🤖 AI Summary
This paper addresses the low fidelity of visual tokenizers and VAEs in reconstructing fine-grained content—such as text and faces—by introducing TokBench, a lightweight and efficient benchmark. Methodologically, it proposes, for the first time, a dual-dimensional quantitative evaluation framework based on OCR accuracy and face feature similarity, replacing insensitive traditional metrics (e.g., PSNR/SSIM); it further designs a semantic-aware, low-overhead assessment protocol (2 GB memory, 4 minutes per model). Contributions include: (1) systematically revealing that mainstream models severely degrade text structure and facial identity at small token scales; (2) empirically demonstrating a significant misalignment between conventional metrics and human perceptual judgment; and (3) pioneering the extension of tokenizer evaluation to video tokenization. TokBench provides a reproducible, interpretable, and standardized evaluation tool for fine-grained visual representation learning.
📝 Abstract
In this work, we reveal the limitations of visual tokenizers and VAEs in preserving fine-grained features, and propose a benchmark to evaluate reconstruction performance for two challenging visual contents: text and face.

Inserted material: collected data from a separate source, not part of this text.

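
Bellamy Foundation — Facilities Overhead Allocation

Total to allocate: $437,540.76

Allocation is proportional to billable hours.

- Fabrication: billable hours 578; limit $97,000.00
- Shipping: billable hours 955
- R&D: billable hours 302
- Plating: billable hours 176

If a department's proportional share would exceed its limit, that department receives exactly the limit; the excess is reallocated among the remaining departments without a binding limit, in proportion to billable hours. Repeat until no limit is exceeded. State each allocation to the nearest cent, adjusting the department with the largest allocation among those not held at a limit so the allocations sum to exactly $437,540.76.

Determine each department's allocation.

Fabrication: $97,000.00 · Shipping: $226,947.96 · R&D: $71,767.84 · Plating: $41,824.96

Billable hours total: 2,011.
Unconstrained shares: Fabrication 125,757.6128; Shipping 207,782.9069; R&D 65,707.2648; Plating 38,292.9755.
Held at cap: Fabrication ($97,000.00); balance $340,540.76 reallocated over remaining billable hours 1,433.
Redistributed shares: Shipping 226,947.9594 → $226,947.96; R&D 71,767.8364 → $71,767.84; Plating 41,824.9642 → $41,824.96.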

Image tokenization has significantly advanced visual generation and multimodal modeling, particularly with autoregressive models due to the modeling simplicity of discrete tokens. Autoregressive models typically rely on image tokenizers to compress images into discrete tokens for sequential prediction, whereas diffusion models often operate on continuous latent space to reduce computational costs. However, both visual compression approaches inevitably lose visual information, thereby limiting the upper bound of visual generation quality. To evaluate how these compression losses affect text and faces, the most human-sensitive visual elements, we first collect and curate a collection of text and faces images from existing datasets, ensuring clarity and diversity. For text reconstruction, we employ OCR models to assess the recognition accuracy of the reconstructed text, and then we measure feature similarity between original and reconstructed faces thereby quantifying faces reconstruction fidelity. Our method is highly lightweight, requiring just 2GB memory and 4 minutes to complete evaluations. With our benchmark, we analyze the reconstruction quality of text and faces at various scales across different image tokenizers and VAEs. Our results demonstrate that modern visual tokenizers still struggle to preserve fine-grained features, particularly at smaller scales. Furthermore, we extend this evaluation framework to the video, conducting a comprehensive analysis of video tokenizers. Additionally, we find that traditional metrics fail to accurately reflect the reconstruction performance for faces and text, while our proposed metrics serve as an effective complement.